# Quail Entry: Cohomology of a Torus

The result I want is that if $T^n = (S^1)^n$ is the $n$-torus, then $H^k(T^n)$ is spanned by $a_{i_1} \smallsmile ... \smallsmile a_{i_k}$ with $i_1 < ... < i_k$.  Where $a_i = p_i^*a$ for $a \in H^1(S^1) \cong \mathbb{Z}$.  In other words

$H^*(T^n) = \wedge H^1(T^n)$ (1)

In what follows I’m suppressing the $\smallsmile$ notation and the coefficient ring for cohomology.

The desired (1) ultimately follows from the following isomorphism.  Simply inductively apply it to $Y = T^{n-1}$ etc.

Isomorphism (A): $H^{n+1}Y \times H^nY \to H^{n+1}(S^1 \times Y)$.  The map sends $(c,b) \mapsto 1\times c + a \times b$.

here $a = p^*a'$ where $a' \in H^1S^1$, and $a \times b$ is cross product which must like box product.

consider the l.e.s for the pair $(S^1 \times Y, s \times Y)$. Observe that it breaks up into split s.e.s as follows

$...\xrightarrow{0} H^{n+1}(S^1\times Y, s\times Y) \to H^{n+1}(S^1 \times Y) \to H^{n+1} \xrightarrow{o} ...$ (2)

pf: Note $H^{n+1}(S^1\times Y, s\times Y) \cong H^{n+1}(Y')$ where $Y' = \frac{S^1 \times Y}{s \times Y}$ (note only the cases $n\ge 1$ are of concern, so no funny business with $H^0$.

Fix a base point $y \in Y$ and identify $Y' = (S^1 - s) \times Y \sqcup s \times y$.  Then identity factors

$Y' \subset S^1 \times Y \to Y'$

in cohomology get

$H^{n+1}(Y') \leftarrow H^{n+1}(S^1 \times Y) \xleftarrow{m} H^{n+1}(Y')$

it follows that $m$ is injective.
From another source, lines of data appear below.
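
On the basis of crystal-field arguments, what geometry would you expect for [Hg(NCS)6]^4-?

octahedral

Summing ligand charges against the −4 overall charge gives an oxidation state of +2 for mercury.
Hg sits in group 12, so the d-electron count is 12 − 2 = 10.
With 6 monodentate ligands the coordination number is 6.
Six donors around a single metal centre give an octahedral coordination sphere.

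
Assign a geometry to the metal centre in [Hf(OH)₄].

tetrahedral

Ligand charges: each hydroxide is −1. With an overall charge of 0 the hafnium centre must be in the +4 oxidation state.
Hf sits in group 4, so the d-electron count is 4 − 4 = 0.
With 4 monodentate ligands the coordination number is 4.
A d⁰ ion has no crystal-field stabilisation preference between square planar and tetrahedral, so four ligands adopt the sterically favoured tetrahedral geometry.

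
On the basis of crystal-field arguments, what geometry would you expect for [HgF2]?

Ligand charges: each fluoride is −1. With an overall charge of 0 the mercury centre must be in the +2 oxidation state.
Hg sits in group 12, so the d-electron count is 12 − 2 = 10.
Coordination number: 2.
A d¹⁰ ion with only two ligands adopts a linear arrangement (sp hybridisation; no CFSE preference).

linear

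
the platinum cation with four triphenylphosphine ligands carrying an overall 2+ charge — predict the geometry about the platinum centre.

Triphenylphosphine is neutral; balancing the +2 overall charge requires Pt(II).
Platinum is a group-10 element; Pt(II) is therefore d⁸.
With 4 monodentate ligands the coordination number is 4.
A 5d d⁸ ion has a large crystal-field splitting; square planar leaves the high-energy d_{x²−y²} orbital empty and maximises CFSE.

square planar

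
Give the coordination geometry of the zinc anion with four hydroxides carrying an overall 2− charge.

Ligand charges: each hydroxide is −1. With an overall charge of −2 the zinc centre must be in the +2 oxidation state.
Group 12 minus oxidation state 2 gives a d¹⁰ configuration.
With 4 monodentate ligands the coordination number is 4.
A d¹⁰ ion has no crystal-field stabilisation preference between square planar and tetrahedral, so four ligands adopt the sterically favoured tetrahedral geometry.

tetrahedral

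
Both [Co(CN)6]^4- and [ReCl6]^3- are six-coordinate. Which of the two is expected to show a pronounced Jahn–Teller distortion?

[Co(CN)6]^4-

[Co(CN)6]^4-: Each cyanide is −1; balancing the −4 overall charge requires Co(II). Co sits in group 9, so the d-electron count is 9 − 2 = 7. Cyanide is a strong-field ligand (high in the spectrochemical series) for a first-row metal, so the complex is low-spin. The t₂g⁶e_g¹ (low-spin) configuration has an unevenly filled e_g set; the Jahn–Teller theorem predicts a tetragonal distortion (typically axial elongation) to lift the degeneracy.
[ReCl6]^3-: Each chloride is −1; balancing the −3 overall charge requires Re(III). Rhenium is a group-7 element; Re(III) is therefore d⁴. A 5d ion has a large Δₒ and is invariably low-spin. The d⁴ configuration leaves the e_g set evenly filled (or empty) — no strong Jahn–Teller driving force.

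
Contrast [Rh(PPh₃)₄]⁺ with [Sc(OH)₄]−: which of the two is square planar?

[Rh(PPh₃)₄]⁺

For [Rh(PPh₃)₄]⁺: Triphenylphosphine is neutral; balancing the +1 overall charge requires Rh(I). Group 9 minus oxidation state 1 gives a d⁸ configuration. A 4d d⁸ ion has a large crystal-field splitting; square planar leaves the high-energy d_{x²−y²} orbital empty and maximises CFSE. → square planar.
For [Sc(OH)₄]−: Ligand charges: each hydroxide is −1. With an overall charge of −1 the scandium centre must be in the +3 oxidation state. Group 3 minus oxidation state 3 gives a d⁰ configuration. A d⁰ ion has no crystal-field stabilisation preference between square planar and tetrahedral, so four ligands adopt the sterically favoured tetrahedral geometry. → tetrahedral.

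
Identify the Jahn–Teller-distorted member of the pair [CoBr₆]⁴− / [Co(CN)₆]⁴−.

[Co(CN)₆]⁴−

[CoBr₆]⁴−: Ligand charges: each bromide is −1. With an overall charge of −4 the cobalt centre must be in the +2 oxidation state. Group 9 minus oxidation state 2 gives a d⁷ configuration. Bromide is a weak-field ligand for a first-row metal, so the complex is high-spin. The d⁷ configuration leaves the e_g set evenly filled (or empty) — no strong Jahn–Teller driving force.
[Co(CN)₆]⁴−: Each cyanide is −1; balancing the −4 overall charge requires Co(II). Cobalt is a group-9 element; Co(II) is therefore d⁷. Cyanide is a strong-field ligand (high in the spectrochemical series) for a first-row metal, so the complex is low-spin. The t₂g⁶e_g¹ (low-spin) configuration has an unevenly filled e_g set; the Jahn–Teller theorem predicts a tetragonal distortion (typically axial elongation) to lift the degeneracy.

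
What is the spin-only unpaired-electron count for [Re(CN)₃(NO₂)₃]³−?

Each cyanide is −1; each nitro (N-bound nitrite) is −1; balancing the −3 overall charge requires Re(III).
Re sits in group 7, so the d-electron count is 7 − 3 = 4.
The spin state decides the count: a 5d ion has a large Δₒ and is invariably low-spin.
An octahedral low-spin d⁴ ion is t₂g⁴e_g⁰, giving 2 unpaired electrons.

2 unpaired electrons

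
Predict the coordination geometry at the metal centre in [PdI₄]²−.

Summing ligand charges against the −2 overall charge gives an oxidation state of +2 for palladium.
Group 10 minus oxidation state 2 gives a d⁸ configuration.
Coordination number: 4.
A 4d d⁸ ion has a large crystal-field splitting; square planar leaves the high-energy d_{x²−y²} orbital empty and maximises CFSE.

square planar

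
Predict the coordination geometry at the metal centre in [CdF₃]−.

trigonal planar

Ligand charges: each fluoride is −1. With an overall charge of −1 the cadmium centre must be in the +2 oxidation state.
Cd sits in group 12, so the d-electron count is 12 − 2 = 10.
Coordination number: 3.
Three ligands around a d¹⁰ centre minimise repulsion in a trigonal-planar arrangement.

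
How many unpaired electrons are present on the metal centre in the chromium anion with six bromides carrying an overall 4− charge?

4

Summing ligand charges against the −4 overall charge gives an oxidation state of +2 for chromium.
Cr sits in group 6, so the d-electron count is 6 − 2 = 4.
The spin state decides the count: Bromide is a weak-field ligand for a first-row metal, so the complex is high-spin.
An octahedral high-spin d⁴ ion is t₂g³e_g¹, giving 4 unpaired electrons.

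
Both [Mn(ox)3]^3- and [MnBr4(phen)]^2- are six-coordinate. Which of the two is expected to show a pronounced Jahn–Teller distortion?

[Mn(ox)3]^3-

[Mn(ox)3]^3-: Ligand charges: each oxalate is −2. With an overall charge of −3 the manganese centre must be in the +3 oxidation state. Group 7 minus oxidation state 3 gives a d⁴ configuration. Oxalate is a weak-field ligand for a first-row metal, so the complex is high-spin. The t₂g³e_g¹ (high-spin) configuration has an unevenly filled e_g set; the Jahn–Teller theorem predicts a tetragonal distortion (typically axial elongation) to lift the degeneracy.
[MnBr4(phen)]^2-: Each bromide is −1; 1,10-phenanthroline is neutral; balancing the −2 overall charge requires Mn(II). Mn sits in group 7, so the d-electron count is 7 − 2 = 5. Bromide is a weak-field ligand for a first-row metal, so the complex is high-spin. The d⁵ configuration leaves the e_g set evenly filled (or empty) — no strong Jahn–Teller driving force.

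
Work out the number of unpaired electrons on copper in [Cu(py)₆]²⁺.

1

Ligand charges: pyridine is neutral. With an overall charge of +2 the copper centre must be in the +2 oxidation state.
Cu sits in group 11, so the d-electron count is 11 − 2 = 9.
In an octahedral field the d⁹ configuration is t₂g⁶e_g³ (only one arrangement possible), giving 1 unpaired electron.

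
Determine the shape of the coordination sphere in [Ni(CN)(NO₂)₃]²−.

square planar

Ligand charges: each cyanide is −1; each nitro (N-bound nitrite) is −1. With an overall charge of −2 the nickel centre must be in the +2 oxidation state.
Nickel is a group-10 element; Ni(II) is therefore d⁸.
Coordination number: 4.
Cyanide and nitro (N-bound nitrite) are strong-field ligands (high in the spectrochemical series).
A 3d d⁸ ion with strong-field ligands gains enough CFSE to favour square planar over tetrahedral.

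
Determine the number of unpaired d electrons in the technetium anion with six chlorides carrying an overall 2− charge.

3 unpaired electrons

Each chloride is −1; balancing the −2 overall charge requires Tc(IV).
Tc sits in group 7, so the d-electron count is 7 − 4 = 3.
In an octahedral field the d³ configuration is t₂g³e_g⁰ (only one arrangement possible), giving 3 unpaired electrons.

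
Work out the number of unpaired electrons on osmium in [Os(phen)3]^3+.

1 unpaired electron

1,10-phenanthroline is neutral; balancing the +3 overall charge requires Os(III).
Group 8 minus oxidation state 3 gives a d⁵ configuration.
Counting donor atoms: 3×1,10-phenanthroline (bidentate) → 6 donors. Coordination number = 6.
The spin state decides the count: a 5d ion has a large Δₒ and is invariably low-spin.
An octahedral low-spin d⁵ ion is t₂g⁵e_g⁰, giving 1 unpaired electron.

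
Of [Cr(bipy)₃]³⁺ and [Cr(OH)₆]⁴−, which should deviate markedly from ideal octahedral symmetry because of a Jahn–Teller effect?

[Cr(bipy)₃]³⁺: Summing ligand charges against the +3 overall charge gives an oxidation state of +3 for chromium. Chromium is a group-6 element; Cr(III) is therefore d³. The d³ configuration leaves the e_g set evenly filled (or empty) — no strong Jahn–Teller driving force.
[Cr(OH)₆]⁴−: Ligand charges: each hydroxide is −1. With an overall charge of −4 the chromium centre must be in the +2 oxidation state. Chromium is a group-6 element; Cr(II) is therefore d⁴. Hydroxide is a weak-field ligand for a first-row metal, so the complex is high-spin. The t₂g³e_g¹ (high-spin) configuration has an unevenly filled e_g set; the Jahn–Teller theorem predicts a tetragonal distortion (typically axial elongation) to lift the degeneracy.

[Cr(OH)₆]⁴−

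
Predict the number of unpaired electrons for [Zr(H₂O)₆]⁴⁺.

0

Summing ligand charges against the +4 overall charge gives an oxidation state of +4 for zirconium.
Zr sits in group 4, so the d-electron count is 4 − 4 = 0.
In an octahedral field the d⁰ configuration is t₂g⁰e_g⁰, giving 0 unpaired electrons.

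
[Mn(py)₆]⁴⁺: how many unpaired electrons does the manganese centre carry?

Summing ligand charges against the +4 overall charge gives an oxidation state of +4 for manganese.
Mn sits in group 7, so the d-electron count is 7 − 4 = 3.
In an octahedral field the d³ configuration is t₂g³e_g⁰ (only one arrangement possible), giving 3 unpaired electrons.

3 unpaired electrons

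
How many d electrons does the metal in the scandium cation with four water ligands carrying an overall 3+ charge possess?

Water is neutral; balancing the +3 overall charge requires Sc(III).
Group 3 minus oxidation state 3 gives a d⁰ configuration.

d0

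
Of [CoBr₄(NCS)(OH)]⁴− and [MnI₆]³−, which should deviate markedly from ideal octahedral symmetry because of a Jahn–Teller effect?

[CoBr₄(NCS)(OH)]⁴−: Each bromide is −1; each isothiocyanate is −1; each hydroxide is −1; balancing the −4 overall charge requires Co(II). Cobalt is a group-9 element; Co(II) is therefore d⁷. Bromide, hydroxide, and isothiocyanate are weak-field ligands for a first-row metal, so the complex is high-spin. The d⁷ configuration leaves the e_g set evenly filled (or empty) — no strong Jahn–Teller driving force.
[MnI₆]³−: Ligand charges: each iodide is −1. With an overall charge of −3 the manganese centre must be in the +3 oxidation state. Group 7 minus oxidation state 3 gives a d⁴ configuration. Iodide is a weak-field ligand for a first-row metal, so the complex is high-spin. The t₂g³e_g¹ (high-spin) configuration has an unevenly filled e_g set; the Jahn–Teller theorem predicts a tetragonal distortion (typically axial elongation) to lift the degeneracy.

[MnI₆]³−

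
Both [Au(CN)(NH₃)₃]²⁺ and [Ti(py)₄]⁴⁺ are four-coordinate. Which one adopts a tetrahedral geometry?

For [Au(CN)(NH₃)₃]²⁺: Ligand charges: each cyanide is −1; ammonia is neutral. With an overall charge of +2 the gold centre must be in the +3 oxidation state. Au sits in group 11, so the d-electron count is 11 − 3 = 8. A 5d d⁸ ion has a large crystal-field splitting; square planar leaves the high-energy d_{x²−y²} orbital empty and maximises CFSE. → square planar.
For [Ti(py)₄]⁴⁺: Summing ligand charges against the +4 overall charge gives an oxidation state of +4 for titanium. Group 4 minus oxidation state 4 gives a d⁰ configuration. A d⁰ ion has no crystal-field stabilisation preference between square planar and tetrahedral, so four ligands adopt the sterically favoured tetrahedral geometry. → tetrahedral.

[Ti(py)₄]⁴⁺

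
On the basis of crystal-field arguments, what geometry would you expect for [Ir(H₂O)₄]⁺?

square planar

Water is neutral; balancing the +1 overall charge requires Ir(I).
Iridium is a group-9 element; Ir(I) is therefore d⁸.
Coordination number: 4.
A 5d d⁸ ion has a large crystal-field splitting; square planar leaves the high-energy d_{x²−y²} orbital empty and maximises CFSE.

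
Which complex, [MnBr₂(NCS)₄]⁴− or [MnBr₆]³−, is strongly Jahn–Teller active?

[MnBr₂(NCS)₄]⁴−: Each bromide is −1; each isothiocyanate is −1; balancing the −4 overall charge requires Mn(II). Mn sits in group 7, so the d-electron count is 7 − 2 = 5. Bromide and isothiocyanate are weak-field ligands for a first-row metal, so the complex is high-spin. The d⁵ configuration leaves the e_g set evenly filled (or empty) — no strong Jahn–Teller driving force.
[MnBr₆]³−: Summing ligand charges against the −3 overall charge gives an oxidation state of +3 for manganese. Group 7 minus oxidation state 3 gives a d⁴ configuration. Bromide is a weak-field ligand for a first-row metal, so the complex is high-spin. The t₂g³e_g¹ (high-spin) configuration has an unevenly filled e_g set; the Jahn–Teller theorem predicts a tetragonal distortion (typically axial elongation) to lift the degeneracy.

[MnBr₆]³−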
This shows how l.e.s breaks up into s.e.s; that $m$ has a section shows the s.e.s are split.

Because (2) is split, the middle term is isomorphic to the product of the left and right, so (A) ultimately follows from

Isomorphism (B): $H^nY \cong H^{n+1}(I \times Y, \partial I \times Y) \cong H^{n+1}Y' \cong H^{n+1}(S^1 \times Y, s\times Y)$.

A similar argument (using that $I \times Y$ def. retract to $Y$) shows the l.e.s for $(I \times Y, \partial I \times Y)$ breaks up into s.e.s of the form

$\xrightarrow{o} H^n(I \times Y) \to \begin{smallmatrix} H^n(1 \times Y) \\ \oplus \\ H^n(0 \times Y) \end{smallmatrix} \xrightarrow{\delta} H^{n+1}(I \times Y, \partial I \times Y) \xrightarrow{0}$

Restricting $\delta$ to one of the copies, it follows that $\delta \colon H^n(o \times Y) \to H^{n+1}(I\times Y, \partial I \times Y)$ is an isomorphism.

Elements of $H^n(o \times Y)$ look like $1_0 \times \beta$ (this is cross product) where $1_0 \in H^n(\partial I)$ is nonzero only on $0 \in \partial I$, where it is $1$.

It turns out $\delta (1_0 \times \beta) = \delta(1_0) \times \beta$.

pf: is verification of commutative diagram, it starts with $H^k(A) \times H^l(Y)$ and the legs are

$\xrightarrow{\delta \times 1} H^k(X,A) \times H^l(Y) \xrightarrow{\times}$ (3)

$\xrightarrow{\times} H^{k+1}(A \times Y) \xrightarrow{\delta}$ (4)

both end at $H^{k+l+1}(X\times Y, A \times Y)$.

to do it take rep in the cochain complex and do stuff like extend $\phi \in C^k(A)$ to $\bar \phi \in C^k(X)$ and that $p^*(\delta(\psi)) = \delta(p^*(\psi))$ etc.

Finally, in the case $k = l = 0$ and $Y = pt$ using (3),(4) it follows that $\delta(1_0) \in H^1(I, \partial I)$ is a generator. Hence

$H^n(Y) \cong H^n(0 \times Y) \to H^{n+1}(I \times Y, \partial I \times Y)$

$\beta \mapsto 1_0\times \beta \mapsto \delta(1_0) \times \beta$

is an iso and proves (B).

Note the argument puts in extra effort to actually determine what the various isomorphisms are and this is necessary to determine the cup product structure.